Saturday, November 2, 2013

Growing old while waiting for journals to do something

Maybe I didn't realize how lucky I was when I got quick turnarounds from the Journal of Anthropological Archaeology and the Journal of Archaeological Method and Theory. I had an article accepted in a journal in May, and six months later, no word about editing, proofs, or anything. I emailed the editor, who replied that the manuscript was waiting for production (maybe their Production Editor is named Godot??).

This is not an archaeology journal. It is published by Routledge. I was asked if I wanted to have the paper posted "online first." I thought they meant that the completed typeset article, in pdf format, would be posted online prior to the issue date of the print journal. Great, they will start editing my paper. But no, it means that the paper gets posted RIGHT AWAY, in its unedited manuscript format. I guess that's a good thing. I'm not really fond of these early postings, unless it is something I am desperate to read (not too many of those, I'm afraid). The manuscripts take up way too many pages, and they are ugly and unedited.

I guess I should tip my hat to the journal Nature. They rejected one of my papers in less than 12 hours! I posted it in the evening, and when I signed on the next morning, my rejection was already in hand. Wow. I'm sure they scrutinized the paper and carefully evaluated its strengths and weaknesses in those 12 hours. Maybe they have a talented robot. This makes me appreciated the journal PLOS-One, where their claim is that papers get reviewed by peers, not selected by clueless editors who know nothing about the topics of papers (well, they don't use the word "clueless"). This is from their website:

Too often a journal's decision to publish a paper is dominated by what the Editor/s think is interesting and will gain greater readership — both of which are subjective judgments and lead to decisions which are frustrating and delay the publication of your work. PLOS ONE will rigorously peer-review your submissions and publish all papers that are judged to be technically sound.

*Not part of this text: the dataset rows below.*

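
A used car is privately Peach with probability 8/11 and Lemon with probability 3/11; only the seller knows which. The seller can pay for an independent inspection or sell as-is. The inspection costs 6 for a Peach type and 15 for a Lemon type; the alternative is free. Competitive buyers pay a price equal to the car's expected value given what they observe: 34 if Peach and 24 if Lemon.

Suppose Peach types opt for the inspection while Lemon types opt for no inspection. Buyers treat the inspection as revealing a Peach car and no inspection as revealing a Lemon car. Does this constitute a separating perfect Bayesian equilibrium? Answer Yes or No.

Yes

Under these beliefs, the inspection earns price 34 and no inspection earns price 24.
Peach: the inspection nets 34 − 6 = 28; no inspection nets 24. Peach prefers the inspection.
Lemon: the inspection nets 34 − 15 = 19; no inspection nets 24. Lemon prefers no inspection.
Neither type deviates, so the separating profile is an equilibrium.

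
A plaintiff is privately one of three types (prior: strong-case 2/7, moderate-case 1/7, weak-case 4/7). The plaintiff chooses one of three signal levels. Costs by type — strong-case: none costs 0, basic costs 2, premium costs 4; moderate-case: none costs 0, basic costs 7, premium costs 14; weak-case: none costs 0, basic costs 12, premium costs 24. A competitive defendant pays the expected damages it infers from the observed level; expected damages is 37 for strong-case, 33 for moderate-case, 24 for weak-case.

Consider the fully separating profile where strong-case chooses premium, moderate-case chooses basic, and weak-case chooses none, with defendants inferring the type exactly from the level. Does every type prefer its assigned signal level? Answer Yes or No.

Yes

Separating settlements: premium → 37, basic → 33, none → 24.
strong-case (assigned premium): none: 24 − 0 = 24; basic: 33 − 2 = 31; premium: 37 − 4 = 33. strong-case stays.
moderate-case (assigned basic): none: 24 − 0 = 24; basic: 33 − 7 = 26; premium: 37 − 14 = 23. moderate-case stays.
weak-case (assigned none): none: 24 − 0 = 24; basic: 33 − 12 = 21; premium: 37 − 24 = 13. weak-case stays.
Every type prefers its assigned level; separation holds.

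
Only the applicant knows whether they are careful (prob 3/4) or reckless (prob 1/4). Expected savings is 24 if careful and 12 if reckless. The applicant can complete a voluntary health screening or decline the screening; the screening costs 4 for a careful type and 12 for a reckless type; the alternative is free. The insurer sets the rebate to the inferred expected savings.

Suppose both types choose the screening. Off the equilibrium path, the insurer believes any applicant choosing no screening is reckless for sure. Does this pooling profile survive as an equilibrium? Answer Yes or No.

No

On path, the insurer holds the prior and pays 3/4·24 + 1/4·12 = 21. Off path (no screening), believing reckless, it pays 12.
careful: the screening nets 21 − 4 = 17; no screening nets 12. careful stays.
reckless: the screening nets 21 − 12 = 9; no screening nets 12. reckless would deviate.
A type deviates, so pooling fails.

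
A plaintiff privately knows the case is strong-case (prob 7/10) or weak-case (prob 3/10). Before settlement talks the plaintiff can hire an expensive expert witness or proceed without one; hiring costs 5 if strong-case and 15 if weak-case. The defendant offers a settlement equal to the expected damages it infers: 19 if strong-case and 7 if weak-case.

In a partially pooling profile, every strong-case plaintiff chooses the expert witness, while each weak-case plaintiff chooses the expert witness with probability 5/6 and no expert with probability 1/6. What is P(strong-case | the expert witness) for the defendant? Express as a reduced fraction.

14/19

P(the expert witness) = (7/10)·1 + (3/10)·(5/6) = 19/20.
By Bayes' rule, P(strong-case | the expert witness) = (7/10) / (19/20) = 14/19.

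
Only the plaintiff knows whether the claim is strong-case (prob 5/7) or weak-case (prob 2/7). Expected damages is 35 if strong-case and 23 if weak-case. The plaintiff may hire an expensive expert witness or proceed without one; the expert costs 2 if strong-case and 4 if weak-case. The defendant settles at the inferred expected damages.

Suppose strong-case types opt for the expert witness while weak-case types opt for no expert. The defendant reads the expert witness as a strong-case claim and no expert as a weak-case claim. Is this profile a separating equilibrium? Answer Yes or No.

Under these beliefs, the expert witness earns settlement 35 and no expert earns settlement 23.
strong-case: the expert witness nets 35 − 2 = 33; no expert nets 23. strong-case prefers the expert witness.
weak-case: the expert witness nets 35 − 4 = 31; no expert nets 23. weak-case would deviate to the expert witness.
weak-case has a profitable deviation, so the profile is not an equilibrium.

No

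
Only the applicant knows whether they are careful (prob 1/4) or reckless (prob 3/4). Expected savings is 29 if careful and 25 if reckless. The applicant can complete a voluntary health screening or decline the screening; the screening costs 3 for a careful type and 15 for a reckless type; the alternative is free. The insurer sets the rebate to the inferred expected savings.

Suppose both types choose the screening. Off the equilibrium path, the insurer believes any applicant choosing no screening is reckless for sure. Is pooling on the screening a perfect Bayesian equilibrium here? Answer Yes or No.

No

On path, the insurer holds the prior and pays 1/4·29 + 3/4·25 = 26. Off path (no screening), believing reckless, it pays 25.
careful: the screening nets 26 − 3 = 23; no screening nets 25. careful would deviate.
reckless: the screening nets 26 − 15 = 11; no screening nets 25. reckless would deviate.
A type deviates, so pooling fails.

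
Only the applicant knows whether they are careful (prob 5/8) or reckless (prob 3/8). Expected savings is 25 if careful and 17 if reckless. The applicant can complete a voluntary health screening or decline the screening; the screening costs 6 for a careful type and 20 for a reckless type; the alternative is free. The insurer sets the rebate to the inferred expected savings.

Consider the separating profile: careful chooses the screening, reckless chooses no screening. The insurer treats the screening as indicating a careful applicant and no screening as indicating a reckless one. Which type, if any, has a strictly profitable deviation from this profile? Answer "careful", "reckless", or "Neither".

Neither

The screening pays 25; no screening pays 17.
careful: assigned the screening, nets 25 − 6 = 19; deviating to no screening nets 17.
reckless: assigned no screening, nets 17; deviating to the screening nets 25 − 20 = 5.
Both types strictly prefer their assigned action; no profitable deviation.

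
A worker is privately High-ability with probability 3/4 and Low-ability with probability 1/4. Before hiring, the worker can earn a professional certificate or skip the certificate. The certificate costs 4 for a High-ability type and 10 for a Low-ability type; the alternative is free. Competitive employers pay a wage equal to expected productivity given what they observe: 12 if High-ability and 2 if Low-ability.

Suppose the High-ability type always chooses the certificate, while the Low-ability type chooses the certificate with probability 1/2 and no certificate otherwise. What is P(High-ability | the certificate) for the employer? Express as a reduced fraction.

6/7

P(the certificate) = (3/4)·1 + (1/4)·(1/2) = 7/8.
By Bayes' rule, P(High-ability | the certificate) = (3/4) / (7/8) = 6/7.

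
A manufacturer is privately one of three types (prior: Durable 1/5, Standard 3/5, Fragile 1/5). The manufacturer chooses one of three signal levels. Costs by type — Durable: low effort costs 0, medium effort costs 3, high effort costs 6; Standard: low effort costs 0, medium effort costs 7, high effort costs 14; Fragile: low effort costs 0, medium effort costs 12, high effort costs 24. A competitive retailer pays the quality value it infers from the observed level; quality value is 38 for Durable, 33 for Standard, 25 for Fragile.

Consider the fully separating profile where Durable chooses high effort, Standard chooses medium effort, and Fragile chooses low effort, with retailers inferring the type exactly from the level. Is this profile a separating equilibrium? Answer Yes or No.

Separating prices: high effort → 38, medium effort → 33, low effort → 25.
Durable (assigned high effort): low effort: 25 − 0 = 25; medium effort: 33 − 3 = 30; high effort: 38 − 6 = 32. Durable stays.
Standard (assigned medium effort): low effort: 25 − 0 = 25; medium effort: 33 − 7 = 26; high effort: 38 − 14 = 24. Standard stays.
Fragile (assigned low effort): low effort: 25 − 0 = 25; medium effort: 33 − 12 = 21; high effort: 38 − 24 = 14. Fragile stays.
Every type prefers its assigned level; separation holds.

Yes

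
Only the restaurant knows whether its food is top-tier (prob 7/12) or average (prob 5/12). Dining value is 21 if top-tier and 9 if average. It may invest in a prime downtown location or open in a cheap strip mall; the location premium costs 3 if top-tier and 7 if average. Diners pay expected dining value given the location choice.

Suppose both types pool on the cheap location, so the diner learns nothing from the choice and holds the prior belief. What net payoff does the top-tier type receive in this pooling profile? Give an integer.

Pooled price premium = 7/12·21 + 5/12·9 = 16.
top-tier pays no cost for the cheap location, so net payoff = 16.

16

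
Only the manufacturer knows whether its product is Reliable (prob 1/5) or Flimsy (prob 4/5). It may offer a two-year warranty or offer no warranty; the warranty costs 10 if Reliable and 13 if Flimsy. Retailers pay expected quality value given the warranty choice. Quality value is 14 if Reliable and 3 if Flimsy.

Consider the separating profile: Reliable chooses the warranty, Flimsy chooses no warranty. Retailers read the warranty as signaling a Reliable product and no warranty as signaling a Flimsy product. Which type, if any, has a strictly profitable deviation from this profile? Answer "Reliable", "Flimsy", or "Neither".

The warranty pays 14; no warranty pays 3.
Reliable: assigned the warranty, nets 14 − 10 = 4; deviating to no warranty nets 3.
Flimsy: assigned no warranty, nets 3; deviating to the warranty nets 14 − 13 = 1.
Both types strictly prefer their assigned action; no profitable deviation.

Neither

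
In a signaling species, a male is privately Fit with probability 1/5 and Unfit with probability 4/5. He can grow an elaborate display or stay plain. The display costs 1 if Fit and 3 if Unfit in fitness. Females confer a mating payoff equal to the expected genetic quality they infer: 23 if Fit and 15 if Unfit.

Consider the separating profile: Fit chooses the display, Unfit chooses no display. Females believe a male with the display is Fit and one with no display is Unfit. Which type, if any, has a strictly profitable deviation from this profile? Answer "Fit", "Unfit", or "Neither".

The display pays 23; no display pays 15.
Fit: assigned the display, nets 23 − 1 = 22; deviating to no display nets 15.
Unfit: assigned no display, nets 15; deviating to the display nets 23 − 3 = 20.
The Unfit type gains 5 by deviating.

Unfit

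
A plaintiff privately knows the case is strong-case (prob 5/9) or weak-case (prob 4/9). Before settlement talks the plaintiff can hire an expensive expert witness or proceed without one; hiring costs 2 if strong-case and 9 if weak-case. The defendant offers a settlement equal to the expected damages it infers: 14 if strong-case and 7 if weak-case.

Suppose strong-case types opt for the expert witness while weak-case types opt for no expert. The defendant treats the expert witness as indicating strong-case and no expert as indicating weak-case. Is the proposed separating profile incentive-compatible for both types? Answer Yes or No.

Yes

Under these beliefs, the expert witness earns settlement 14 and no expert earns settlement 7.
strong-case: the expert witness nets 14 − 2 = 12; no expert nets 7. strong-case prefers the expert witness.
weak-case: the expert witness nets 14 − 9 = 5; no expert nets 7. weak-case prefers no expert.
Neither type deviates, so the separating profile is an equilibrium.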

The problem is that as an author-pays science journal, it would cost over $1,200 to publish in PLOS-One.

Well,, I have now been rejected by both Science and Nature. Maybe I should put that on my CV: "Rejected by the best journals in the world!"

2 comments:

Colleen said...

Great to hear from someone being very open with their journal successes and...not-so-successes. I just had an article bounced from JAMT and my feelings were a bit hurt even though I know that it happens to everyone.

To submit to the next journal down the line I have to cut out over 2k words. oh well.

Michael E. Smith said...

Colleen - Academia requires a thick skin. In the past two years, I think I've had more rejections than acceptances with journal papers. This is a bigger problem for younger scholars, for whom getting published in a timely fashion is more important. Only one paper (so far), however, required more than two submissions.

On a general level, I find it disheartening to see so many bad papers get published, while good papers get rejected.